An artist is the protagonist of my work in progress. It’s fun to be writing about art, to bring those two sides of me into one character. In fiction there need not be borders.

Wednesday, August 27, 2008

The Beach House on Nantucket

Do you ever try to match your reading to your vacation?

I was delighted to discover Jane Green’s The Beach House set on Nantucket before I headed to the island. With an eccentric lady running a summer boardinghouse on the bluff, the novel was clearly beachside material.

Maybe it was the just the hot sun or the sway of the hammock, but I didn’t feel like the plot took off until the characters reached the island. There it became an engaging fantasy with a lovely sense of place. Only on Nantucket could all troubles (and this book is chock-full of modern malaise) melt away on a summer breeze.

I set out to Siasconset (called ‘Sconset) in search of Green’s inspiration. The old fishing village is indeed a charming setting. Earlier in the summer all the rambling rooftop roses would be blooming.

Many of the cottages date back centuries. It’s not my camera that is crooked.

I left Siasconset Village and headed to the bluff where the larger houses were built for summer people. Newer construction at least tries to match the old due to strict building codes.

It’s hard to believe this path cutting through backyards is really open to everyone. Public rights of way are uncommon in the USA.

The bluff-top homes have stairs leading down to the beach, which wraps for miles around the island. Off season I’ve seen whales passing by. It was tempting to take a dip, but I wanted to find the house. There was one old, dilapidated Victorian that could have been the model for Windermere.

The path was cool beneath the crab apple trees. Trimmed privets afforded views of hydrangeas. I was getting warmer.

There it was!

Isn’t it the perfect bluff house? It’s weathered and aging unlike its neighbors. I just love the wrap-around porch. Can you imagine sitting in a rocking chair, watching a summer storm over the ocean? Windermere is meant to be 1920’s, and this venerable lady looks more late Victorian. It’s also not set on an improbable nine acres. Still this house was the one I pictured while reading The Beach House.

Green succeeded in making this novel ring true to a summer native. The fact that she is English and now lives in Connecticut makes this feat doubly impressive. I noted very few inaccuracies. The most amusing one was a ringing cell phone. I’ve never managed to get reception on Siasconset although the rest of the island is fine. I rather like that sense of remote isolation.

I would have liked to hear more about island life. My brother lived on island for 2 years working as a carpenter, and the year round atmosphere was very different. On Nantucket the world is divided into “on-island” and “off-island.” The economy does revolve around tourism although it’s a popular home for artists and writers too.

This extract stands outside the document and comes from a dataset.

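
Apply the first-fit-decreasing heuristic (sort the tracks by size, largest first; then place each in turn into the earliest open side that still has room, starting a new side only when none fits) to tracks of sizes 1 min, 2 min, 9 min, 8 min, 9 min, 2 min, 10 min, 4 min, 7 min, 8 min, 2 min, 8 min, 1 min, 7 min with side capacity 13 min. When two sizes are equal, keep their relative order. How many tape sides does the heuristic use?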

Dockside sunsets inspire art. My friend pointed out that it’s rare to see a town where the church steeple still dominates the skyline. Nantucket has done such a good job preserving its past, although the island has changed in the three decades I’ve summered here. Green captures well the pressures from developers to wreck lovely old homes and to replace them with McMansions.

Still, the air is fresh thirty miles out to sea. At night you can see the stars clearly. I fall to sleep to the sound of foghorns and wake to the sun rising.

One morning the sun rose in the east…

as the full moon was setting in the west:




I love the early morning light at this time of year. It lends a sharp clarity and intensifies colors. The light inspired me to paint one day. Isn’t it rather Edward Hopperesque below the big sky?

As I boarded the ferry to go home, I felt a familiar feeling of sadness but also the excitement of a new year. The kids start school next week, meaning I can resume my writing. Soon my characters will cross the Atlantic to England, and I’ll be joining them for the journey.

As I look forward to writing my new novel, NOT CRICKET, I’m still thinking about the one before it. Front page of the Sunday NYT was a story about a biology teacher’s struggle to teach evolution in a public high school. It read like a chapter from my novel S.A.D. It’s interesting when what you imagine turns out to be real.